Prevenir esta bacteria pasa por tener en cuenta varios aspectos, como el tipo de envase en el que se introduce el alimento, las prácticas de preparación en las que intervienen máquinas de cortar o la temperatura. Tampoco se debe olvidar que la presencia de “Listeria monocytogenes” es posible en diferentes entornos, desde plantas de elaboración a locales de restauración e, incluso, el propio hogar. El trabajo del Codex propuesto el pasado mes de julio mantiene las bases de los anteriores e insiste en la necesidad de fijar niveles de “tolerancia cero” para comidas preparadas. Las guías higiénicas elaboradas por los expertos para fortalecer el control en los alimentos de mayor riesgo, como los productos deshidratados o las frutas, pueden ser de agran ayuda.

Menos contaminantes

Otro de los problemas abordados ha sido la formación de acrilamida, una sustancia propia de alimentos ricos en carbohidratos que se someten a altas temperaturas. Durante años, han sido numerosas las investigaciones que han tratado de esclarecer este hecho: qué mecanismos están implicados (fritura, asado y horneado) y cuáles son las mejores formas para reducirlo. Además, el Codex ha elaborado un Código de Prácticas para que autoridades nacionales, locales y productores sigan unas pautas de prevención y reducción en alimentos como las patatas, el café o las galletas, en todas sus fases de producción. En ellas se incluyen desde las materias primas hasta el procesado y calentado.
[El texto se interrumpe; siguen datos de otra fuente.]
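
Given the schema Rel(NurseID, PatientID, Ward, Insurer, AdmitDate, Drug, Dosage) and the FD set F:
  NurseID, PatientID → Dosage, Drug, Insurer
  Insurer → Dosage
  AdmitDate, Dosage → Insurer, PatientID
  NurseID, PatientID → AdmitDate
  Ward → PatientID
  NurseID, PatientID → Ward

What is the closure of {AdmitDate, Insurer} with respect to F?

Start with {AdmitDate, Insurer}.
Insurer → Dosage applies; add {Dosage} → now {AdmitDate, Dosage, Insurer}.
AdmitDate, Dosage → Insurer, PatientID applies; add {PatientID} → now {AdmitDate, Dosage, Insurer, PatientID}.
No further FD applies.

{AdmitDate, Dosage, Insurer, PatientID}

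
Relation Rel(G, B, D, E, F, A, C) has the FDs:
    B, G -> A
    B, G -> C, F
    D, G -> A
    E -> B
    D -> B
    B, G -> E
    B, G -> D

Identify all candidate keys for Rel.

{B, G}, {D, G}, {E, G}

Attributes never on any right-hand side: {G} — every candidate key must contain it.
{B, G} is a candidate key since {B, G}⁺ = {A, B, C, D, E, F, G} covers every attribute.
{D, G} is a candidate key since {D, G}⁺ = {A, B, C, D, E, F, G} covers every attribute.
{E, G} is a candidate key since {E, G}⁺ = {A, B, C, D, E, F, G} covers every attribute.
These are minimal and exhaustive — every other superkey contains one of them.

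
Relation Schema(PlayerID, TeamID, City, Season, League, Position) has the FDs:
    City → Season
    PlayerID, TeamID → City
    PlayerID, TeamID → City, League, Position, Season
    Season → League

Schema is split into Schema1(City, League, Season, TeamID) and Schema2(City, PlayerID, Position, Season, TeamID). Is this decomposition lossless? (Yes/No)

Schema1 ∩ Schema2 = {City, Season, TeamID}; its closure under F is {City, League, Season, TeamID}.
Since Schema1 ⊆ {City, League, Season, TeamID}, the intersection is a superkey of Schema1; the decomposition is lossless.

Yes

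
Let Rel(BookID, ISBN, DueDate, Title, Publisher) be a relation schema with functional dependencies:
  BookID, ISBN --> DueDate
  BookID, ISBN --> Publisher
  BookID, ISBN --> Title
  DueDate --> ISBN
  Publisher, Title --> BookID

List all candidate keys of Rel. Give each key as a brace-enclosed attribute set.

{BookID, DueDate}, {BookID, ISBN}, {DueDate, Publisher, Title}, {ISBN, Publisher, Title}

{BookID, DueDate} is a candidate key since {BookID, DueDate}⁺ = {BookID, DueDate, ISBN, Publisher, Title} covers every attribute.
{BookID, ISBN} is a candidate key since {BookID, ISBN}⁺ = {BookID, DueDate, ISBN, Publisher, Title} covers every attribute.
{DueDate, Publisher, Title} is a candidate key since {DueDate, Publisher, Title}⁺ = {BookID, DueDate, ISBN, Publisher, Title} covers every attribute.
{ISBN, Publisher, Title} is a candidate key since {ISBN, Publisher, Title}⁺ = {BookID, DueDate, ISBN, Publisher, Title} covers every attribute.
These are minimal and exhaustive — every other superkey contains one of them.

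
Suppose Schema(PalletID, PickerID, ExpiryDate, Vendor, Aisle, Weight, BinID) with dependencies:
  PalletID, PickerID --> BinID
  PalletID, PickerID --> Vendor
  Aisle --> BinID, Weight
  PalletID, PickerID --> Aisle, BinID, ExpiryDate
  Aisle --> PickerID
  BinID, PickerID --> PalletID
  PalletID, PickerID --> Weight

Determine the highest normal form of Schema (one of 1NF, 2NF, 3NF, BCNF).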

Tampoco se han pasado por alto otros problemas relacionados con la presencia de hidrocarburos policíclicos aromáticos en productos que se someten a procesos de ahumado y secado, y se ha analizado la leche en polvo destinada a bebés menores de seis meses. El centro de atención es el patógeno E. sakazakii, un microorganismo con acción contaminante que afecta sobre todo a los bebés prematuros y, en general, a los menores de seis meses con lactancia artificial. Su presencia suele estar asociada a una mala esterilización.